I look forward to your safety advice.


----------



## indaswamp (Mar 10, 2022)

mosparky said:


> I've seen a lot of folks use a knife with the blade exiting the hand from the pinkie end. Maybe some find it acceptable in certain situations, but I was taught (even before Cub scouts) never use or carry a knife in that position. Never cut toward yourself. To me that is just asking for trouble. Yeah, that one is a pet peeve.

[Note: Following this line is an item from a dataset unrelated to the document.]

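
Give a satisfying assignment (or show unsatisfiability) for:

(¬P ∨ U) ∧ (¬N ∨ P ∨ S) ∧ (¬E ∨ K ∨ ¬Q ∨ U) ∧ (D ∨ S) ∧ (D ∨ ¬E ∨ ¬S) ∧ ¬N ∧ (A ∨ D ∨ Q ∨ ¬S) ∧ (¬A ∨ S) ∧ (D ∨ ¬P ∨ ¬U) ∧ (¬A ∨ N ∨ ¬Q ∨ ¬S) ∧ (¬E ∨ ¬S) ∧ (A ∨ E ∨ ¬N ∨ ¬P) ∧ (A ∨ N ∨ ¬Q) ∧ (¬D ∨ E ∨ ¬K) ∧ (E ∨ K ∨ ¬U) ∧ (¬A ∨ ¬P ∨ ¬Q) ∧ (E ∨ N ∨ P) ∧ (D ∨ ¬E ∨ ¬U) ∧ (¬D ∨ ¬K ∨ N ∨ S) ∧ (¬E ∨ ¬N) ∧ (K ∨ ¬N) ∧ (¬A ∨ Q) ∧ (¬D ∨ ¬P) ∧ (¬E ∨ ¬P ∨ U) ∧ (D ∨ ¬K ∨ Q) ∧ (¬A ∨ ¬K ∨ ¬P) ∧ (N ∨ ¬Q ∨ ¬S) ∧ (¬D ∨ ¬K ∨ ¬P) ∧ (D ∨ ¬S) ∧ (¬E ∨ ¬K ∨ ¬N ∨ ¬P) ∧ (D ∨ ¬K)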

Only time I ever do that is when boning out a cut. There are some boning cuts that are just easier to make holding the knife that way...


----------



## negolien (Mar 10, 2022)

onions both times lol


----------



## indaswamp (Mar 10, 2022)

negolien said:


> onions both times lol


Once the curve of the onion starts falling back towards my fingers, I stand the onion up so the roots are facing up, then continue chopping. Now if the knife slips, it is going away from me instead of towards my hand....


----------



## sawhorseray (Mar 10, 2022)

negolien said:


> onions both times lol


----------



## negolien (Mar 10, 2022)

The 1st one in that video is how I took em off lol :<( just not payin attention sadly 34 years apart though so I don't feel so bad lol


----------



## DougE (Mar 10, 2022)

Respect those mandolin slicers, too. I have a friend who whopped off a chunk out of the side of his thumb while shredding cabbage for slaw.


----------



## noboundaries (Apr 12, 2022)

mosparky said:


> Never cut toward yourself.


My last finger cut a couple weeks ago was for just that reason. I know better, but I was de-ribbing a red bell pepper and listening to something on the TV. I looked down, saw a white rib that needed a quick cleanup. Cut toward myself when the knife tip caught and let go.

There's a very specific feeling you get as a razor sharp knife slices into skin. No pain, but intuitively you know it's deep. Yeah. I got that feeling.


----------